Est-ce que cela veut dire qu'il suffit que le délinquant s'excuse et qu'il se fasse pardonner ? Non, - toutefois, « la plupart des gens sont d'avis que le système de justice doit essayer de réparer les dommages causés par l'acte criminel commis; que nous devons faire participer les parties directement affectées par le crime au règlement de la situation; que nous devons amener le délinquant à assumer la responsabilité intime de ses actes et à reconnaître que les êtres humains vivent fondamentalement en relation les uns avec les autres. »
De nombreux crimes sont commis parce qu'il n'y a pas de sentiment d'appartenance. La plupart des délinquants ne se voient pas comme une partie d'une collectivité plus grande où les uns prennent soin des autres.
Si vous êtes prêt à admettre qu'un crime entraîne le besoin de guérison - et si vous êtes d'avis qu'il n'y a pas beaucoup de place pour la guérison dans le processus de justice punitive à laquelle nous avons actuellement recours - nous pouvons commencer à parler d'une approche réparatrice à la justice.

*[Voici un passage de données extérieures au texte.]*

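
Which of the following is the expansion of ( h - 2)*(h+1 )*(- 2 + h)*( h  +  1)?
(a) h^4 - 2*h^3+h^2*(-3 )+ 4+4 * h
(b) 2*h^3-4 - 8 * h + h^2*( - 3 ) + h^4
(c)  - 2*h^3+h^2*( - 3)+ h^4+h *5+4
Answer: a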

L'une des premières choses que nous apprenons lorsque nous commençons à penser « réparation » est de prendre soin les uns des autres.
Les hommes et les femmes incarcérés dans nos prisons ont jadis été des bébés - ils ont probablement été baptisés comme tous les autres bébés que nous faisons baptiser dans les églises d'un bout à l'autre du pays - et puis, quelque chose est allé de travers.
Tout a peut-être commencé avec l'intimidation à l'école. Puis, il y avait de petits mensonges - peut-être de petits vols. Nous connaissons tous les premiers indices. Nous voyons ces choses arriver.
Un parent seul, dépourvu d'amour et d'affection - et si l'on ne connaît pas l'amour, il très difficile d'aimer les autres - a souvent un enfant qui manque de soins et de stabilité sur le plan émotionnel, ce qui est essentiel à la croissance équilibrée.
Les privations matérielles lorsqu'un parent perd son emploi en raison de mesures de compression des coûts des entreprises visant à maintenir les cours des actions pour que nos fonds de pension s'accroissent.
Un parent qui travaille tard plusieurs jours par semaine pour devenir un partenaire dans un cabinet d'avocats ou d'experts-comptables, ou pour pouvoir se payer un chalet ou une maison plus grande.
Des histoires de chevet jamais racontées; des imaginations jamais développées.
Ces enfants, ces cadeaux - commencent à perdre leur chemin. Et nous, en tant que collectivité, commençons à effiler les bords de notre tissu social, et les gens tombent entre les fils desserrés du filet qui, selon nous, est là pour nous sauver lorsque nous glissons et tombons.
En prenant soin les uns des autres, nous créons une communauté - un endroit où nous pouvons grandir et devenir ce que sommes vraiment censés être.

Dans la première lettre de saint Jean, on peut lire : Petits enfants, n'aimons pas en paroles et avec la langue, mais en actions et avec vérité.
La justice réparatrice se sert de l'approche canadienne aux problèmes sociaux. Notre système de soins de santé, nos politiques concernant le bien-être collectif, les allocations familiales, notre décision de supprimer la peine de mort et notre système de radiotélévision nationale constituent des exemples d'une approche de responsabilité mutuelle.
Nous sommes une société compatissante avec un héritage autochtone qui peut nous apprendre beaucoup sur la guérison. La justice réparatrice est un moyen de créer un système de justice pénale qui guérit; un système qui répare au lieu de punir. C'est faire en sorte que justice soit rendue en tenant compte de l'importance de chaque personne.